With the departure of Dennis Blair as Director of the Office of National Intelligence, Washington can once again engage in one of its favorite activities: rearranging the deck chairs in the intelligence community. The president’s Intelligence Advisory Board recently reported that it was “sharply critical” of the Office of the Director of National Intelligence’s (ODNI) performance, concluding that it was overstaffed and dysfunctional. And last week, the Senate Select Committee on Intelligence identified 14 intelligence failures leading up to the attempted Christmas bombing aboard Northwest Airlines Flight 253 over Detroit. In the wake of these discouraging reports—which undoubtedly contributed to the president’s decision to fire Blair—Senator Joseph Lieberman, an author of the bill that created the ODNI, now wants to see if the authority of that office should be strengthened, perhaps by combining the 16-plus agencies of the intelligence community (IC) into a new cabinet level department.

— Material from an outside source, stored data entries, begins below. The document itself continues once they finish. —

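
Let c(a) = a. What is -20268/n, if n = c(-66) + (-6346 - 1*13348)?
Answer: 5067/4940 ≈ 1.0257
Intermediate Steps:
n = -19760 (n = -66 + (-6346 - 1*13348) = -66 + (-6346 - 13348) = -66 - 19694 = -19760)
-20268/n = -20268/(-19760) = -20268*(-1/19760) = 5067/4940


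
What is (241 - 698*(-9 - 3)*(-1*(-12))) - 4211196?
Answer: -4110443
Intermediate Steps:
(241 - 698*(-9 - 3)*(-1*(-12))) - 4211196 = (241 - (-8376)*12) - 4211196 = (241 - 698*(-144)) - 4211196 = (241 + 100512) - 4211196 = 100753 - 4211196 = -4110443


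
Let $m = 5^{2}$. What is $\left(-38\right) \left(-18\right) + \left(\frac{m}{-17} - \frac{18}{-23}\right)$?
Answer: $\frac{267175}{391} \approx 683.31$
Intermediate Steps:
$m = 25$
$\left(-38\right) \left(-18\right) + \left(\frac{m}{-17} - \frac{18}{-23}\right) = \left(-38\right) \left(-18\right) + \left(\frac{25}{-17} - \frac{18}{-23}\right) = 684 + \left(25 \left(- \frac{1}{17}\right) - - \frac{18}{23}\right) = 684 + \left(- \frac{25}{17} + \frac{18}{23}\right) = 684 - \frac{269}{391} = \frac{267175}{391}$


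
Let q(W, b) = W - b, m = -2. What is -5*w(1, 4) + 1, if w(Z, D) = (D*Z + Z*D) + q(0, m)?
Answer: -49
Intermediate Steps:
w(Z, D) = 2 + 2*D*Z (w(Z, D) = (D*Z + Z*D) + (0 - 1*(-2)) = (D*Z + D*Z) + (0 + 2) = 2*D*Z + 2 = 2 + 2*D*Z)
-5*w(1, 4) + 1 = -5*(2 + 2*4*1) + 1 = -5*(2 + 8) + 1 = -5*10 + 1 = -50 + 1 = -49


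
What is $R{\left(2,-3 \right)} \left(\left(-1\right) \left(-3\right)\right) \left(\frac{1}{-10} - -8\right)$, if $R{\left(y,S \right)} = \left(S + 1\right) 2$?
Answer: $- \frac{474}{5} \approx -94.8$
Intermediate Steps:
$R{\left(y,S \right)} = 2 + 2 S$ ($R{\left(y,S \right)} = \left(1 + S\right) 2 = 2 + 2 S$)
$R{\left(2,-3 \right)} \left(\left(-1\right) \left(-3\right)\right) \left(\frac{1}{-10} - -8\right) = \left(2 + 2 \left(-3\right)\right) \left(\left(-1\right) \left(-3\right)\right) \left(\frac{1}{-10} - -8\right) = \left(2 - 6\right) 3 \left(- \frac{1}{10} + 8\right) = \left(-4\right) 3 \cdot \frac{79}{10} = \left(-12\right) \frac{79}{10} = - \frac{474}{5}$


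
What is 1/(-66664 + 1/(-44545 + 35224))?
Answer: -9321/621375145 ≈ -1.5001e-5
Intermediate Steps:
1/(-66664 + 1/(-44545 + 35224)) = 1/(-66664 + 1/(-9321)) = 1/(-66664 - 1/9321) = 1/(-621375145/9321) = -9321/621375145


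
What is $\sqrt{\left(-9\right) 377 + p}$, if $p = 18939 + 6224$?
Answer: $\sqrt{21770} \approx 147.55$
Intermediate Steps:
$p = 25163$
$\sqrt{\left(-9\right) 377 + p} = \sqrt{\left(-9\right) 377 + 25163} = \sqrt{-3393 + 25163} = \sqrt{21770}$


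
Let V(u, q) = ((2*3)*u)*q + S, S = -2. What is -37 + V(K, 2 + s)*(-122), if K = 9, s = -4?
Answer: 13383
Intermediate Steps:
V(u, q) = -2 + 6*q*u (V(u, q) = ((2*3)*u)*q - 2 = (6*u)*q - 2 = 6*q*u - 2 = -2 + 6*q*u)
-37 + V(K, 2 + s)*(-122) = -37 + (-2 + 6*(2 - 4)*9)*(-122) = -37 + (-2 + 6*(-2)*9)*(-122) = -37 + (-2 - 108)*(-122) = -37 - 110*(-122) = -37 + 13420 = 13383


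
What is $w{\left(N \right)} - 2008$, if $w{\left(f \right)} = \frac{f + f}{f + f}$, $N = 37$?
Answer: $-2007$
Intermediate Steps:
$w{\left(f \right)} = 1$ ($w{\left(f \right)} = \frac{2 f}{2 f} = 2 f \frac{1}{2 f} = 1$)
$w{\left(N \right)} - 2008 = 1 - 2008 = -2007$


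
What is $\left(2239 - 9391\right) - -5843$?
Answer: $-1309$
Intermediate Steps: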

How did we get to this level of paralysis and dysfunction? The answer: it took a long time. At the heart of this answer is another question: Is the intelligence community there to support policy makers or the military? For decades, the IC has been a pendulum that swung serenely in both directions. In times of peace, the IC provided analysis and assessments to the president and other policy makers. In times of war, it became more responsive to urgent military needs. But then came advancements in technology, including smart weapons that require vast amounts of satellite-produced geospatial positioning data for targeting. Other advancements made it possible to provide in near real-time high-resolution photos to military units in combat. Since the Gulf War in 1991, the military appetite for intelligence resources has grown exponentially. In addition, we now find ourselves in a constant state of war for the last eight years—and the foreseeable future—with vastly greater and more complicated overseas military deployments than the intelligence system has ever had to support. The pendulum has swung severely in the direction of military support and is stuck there.
Further complicating this issue is a new, third dimension. The pendulum now needs to swing on a second axis. Since 9/11, there is a need to vastly step up counterterrorism efforts and include domestic and law enforcement agencies in the process. The necessity of involving many components of the new Department of Homeland Security and the FBI in this process has resulted in vastly more complexity. The result has been a precipitous decline in the quality of information and analysis to the president and the policy makers as other urgent priorities squeeze them out.
So, does the magnitude of the problem and the sheer size of the intelligence community merit the creation of a new government department? And, will this result in better information to inform policy makers? Absolutely not.
No one should be happy with the performance of the ODNI. It was born of compromise and expediency and predestined to fail miserably. The understandable outrage of the families of the victims of 9/11 and a surge of national sympathy on their behalf spawned the 9/11 Commission, whose report and recommendations then heavily influenced the substance and urgency of the Intelligence Reform and Terrorism Prevention Act of 2004, which carried Congress by large margins. Who could vote against it?! Rewiring the intelligence community was going to solve all our problems. Whatever misgivings President Bush had, he got the message—and he got out of the way. The bill created a new layer of bureaucracy called ODNI that hangs over the IC like the alien doomsday ship in the movie Independence Day. The Senate wanted the DNI to control the intelligence community. The House wanted the DNI to coordinate activity in the IC. Under current circumstances, the DNI can do neither.
So, is the answer to create a Department of Intelligence? In the annals of terrible ideas, this one gets a special place. First of all, in our system, cabinet-level departments are headed by appointees of the elected president and these appointees are policy makers. We don’t give the career military a seat at the policy-making table because the military is a support organization. In short, we may want their opinion during policy formulation, but at the end of the day, policy makers decide and the military branches take their orders and march, sail, or fly. By the same token, the intelligence community is a collection of support organizations populated by careerists. If we elevate them to departmental policy makers, they will have a vested interest in the outcome of policy deliberations and will skew information to support their policy preferences. Who will provide unbiased information to the president, his Cabinet, and Congress upon which decisions are to be made? Nobody will, and that would be a tragedy for our democracy, for good governance, and for our national security. However flawed the concept of a DNI may be, we need it to be successful. So the first order of business is to ensure that the next DNI should be someone who understands that the purpose of this office is to support the president and the functions and operations of the president’s cabinet-level departments.
Gardner Peckham is managing director of the Prime Policy Group, was a member of the National Commission on Terrorism in 2000, and has served as a consultant to the CIA.